Legal Business

Spanish leaders Uría and Cuatrecasas hike fees as confidence returns to battered market

Despite Spanish M&A values dropping significantly in 2013 and amid the country’s continuing well-publicised debt crisis, two of Spain’s big four law firms have reported an uptick in turnover as a note of optimism returns to Europe’s fourth-largest jurisdiction.

Deal value in 2013 was down from $47.6bn to $32.2bn, according to mergermarket, but with a substantially improving pipeline post summer 2013, Uría Menéndez last month reported the strongest growth of the four: a 2.9% increase in revenues for 2013.

Slaughter and May’s Spanish referral partner saw its total revenues for 2013 increase to €185.4m, up from €180.2m the year before.

Uría managing partner Luis de Carlos told Legal Business: ‘The key to our results is Spain’s first steps to recovery, especially during the second half of the year. As international investors regained their confidence in the Iberian peninsula and started to look our way for interesting opportunities, Uría Menéndez managed to position itself at their side.

‘The difficult conditions have been ongoing now since 2008. For us they have become the playing field.’
Fernando Vives, Garrigues

‘The first two months of 2014 have followed the same positive trend established in the second semester of 2013, allowing us to be reasonably optimistic for the rest of the year.’

While litigation, employment and tax have remained ‘solid’, the firm’s corporate and M&A, real estate and capital markets teams had a particularly strong year in 2013, with work picking up especially after the summer.

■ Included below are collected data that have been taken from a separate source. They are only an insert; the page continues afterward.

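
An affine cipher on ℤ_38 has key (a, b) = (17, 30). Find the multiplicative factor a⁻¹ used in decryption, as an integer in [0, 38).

Apply the Euclidean algorithm to 38 and 17:
38 = 2×17 + 4
17 = 4×4 + 1
4 = 4×1 + 0
The gcd is 1. Working backward:
1 = 17 − 4·4
1 = −4·38 + 9·17
So 17·9 ≡ 1 (mod 38).

9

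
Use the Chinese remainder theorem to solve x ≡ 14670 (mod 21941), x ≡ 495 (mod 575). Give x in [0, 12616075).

8242545

Write x = 14670 + 21941·k. Then 21941·k ≡ 495 − 14670 ≡ 200 (mod 575).
Need 21941⁻¹ mod 575. Extended Euclid on (575, 91):
575 = 6×91 + 29
91 = 3×29 + 4
29 = 7×4 + 1
4 = 4×1 + 0
Back-substitute:
1 = 29 − 7·4
1 = −7·91 + 22·29
1 = 22·575 − 139·91
21941⁻¹ ≡ 436 (mod 575), so k ≡ 436·200 ≡ 375 (mod 575).
x = 14670 + 21941·375 = 8242545.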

Meanwhile, Cuatrecasas, Gonçalves Pereira, which in April 2012 announced its move to become an all-equity partnership, also reported a rise in turnover, up to €248m in 2013 from €245.6m the year before.

However, these positive results were not echoed at Garrigues, where turnover was down 1.7% to €331.9m, or Gómez-Acebo & Pombo, which also reported a drop in turnover, down 0.9% from €61.9m in 2012 to €60.7m last year.

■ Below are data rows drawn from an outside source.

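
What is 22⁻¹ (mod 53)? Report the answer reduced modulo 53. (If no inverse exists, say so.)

41

Extended Euclidean algorithm:
53 = 2×22 + 9
22 = 2×9 + 4
9 = 2×4 + 1
4 = 4×1 + 0
The gcd is 1. Working backward:
1 = 9 − 2·4
1 = −2·22 + 5·9
1 = 5·53 − 12·22
Thus 22·(-12) ≡ 1 (mod 53); reducing, -12 mod 53 = 41.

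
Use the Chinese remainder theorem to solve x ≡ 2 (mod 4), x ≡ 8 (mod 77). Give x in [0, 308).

162

Write x = 2 + 4·k. Then 4·k ≡ 8 − 2 ≡ 6 (mod 77).
Need 4⁻¹ mod 77. Extended Euclid on (77, 4):
77 = 19×4 + 1
4 = 4×1 + 0
Back-substitute:
1 = 77 − 19·4
4⁻¹ ≡ 58 (mod 77), so k ≡ 58·6 ≡ 40 (mod 77).
x = 2 + 4·40 = 162.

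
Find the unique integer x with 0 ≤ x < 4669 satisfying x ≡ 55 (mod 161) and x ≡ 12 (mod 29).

Write x = 55 + 161·k. Then 161·k ≡ 12 − 55 ≡ 15 (mod 29).
Need 161⁻¹ mod 29. Extended Euclid on (29, 16):
29 = 1·16 + 13
16 = 1·13 + 3
13 = 4·3 + 1
3 = 3·1 + 0
Back-substitute:
1 = 13 − 4·3
1 = −4·16 + 5·13
1 = 5·29 − 9·16
161⁻¹ ≡ 20 (mod 29), so k ≡ 20·15 ≡ 10 (mod 29).
x = 55 + 161·10 = 1665.

1665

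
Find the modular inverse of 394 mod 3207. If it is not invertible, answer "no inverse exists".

2857

Run Euclid on (3207, 394):
3207 = 8×394 + 55
394 = 7×55 + 9
55 = 6×9 + 1
9 = 9×1 + 0
The gcd is 1. Working backward:
1 = 55 − 6·9
1 = −6·394 + 43·55
1 = 43·3207 − 350·394
Thus 394·(-350) ≡ 1 (mod 3207); reducing, -350 mod 3207 = 2857.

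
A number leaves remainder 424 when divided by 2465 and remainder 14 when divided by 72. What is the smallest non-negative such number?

Write x = 424 + 2465·k. Then 2465·k ≡ 14 − 424 ≡ 22 (mod 72).
Need 2465⁻¹ mod 72. Extended Euclid on (72, 17):
72 = 4×17 + 4
17 = 4×4 + 1
4 = 4×1 + 0
Back-substitute:
1 = 17 − 4·4
1 = −4·72 + 17·17
2465⁻¹ ≡ 17 (mod 72), so k ≡ 17·22 ≡ 14 (mod 72).
x = 424 + 2465·14 = 34934.

34934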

Garrigues managing partner Fernando Vives pointed out that his firm achieved growth of 11.83% from 2008 to 2013, ‘almost 6% more than our closest competitor’.

‘The difficult conditions have been ongoing now since 2008. So, for us, they have become the playing field,’ Vives told Legal Business.

There has, he agrees, been an uptick in corporate work, including the recent €7.2bn acquisition by Vodafone of Spanish telecoms company Ono, in which Garrigues advised Ono.

‘Things are looking up. We mustn’t be overenthusiastic just yet, but investment is clearly finding its way back into Spain, international growth forecasts are all positive and rising, and deals are regaining a more stable pace.’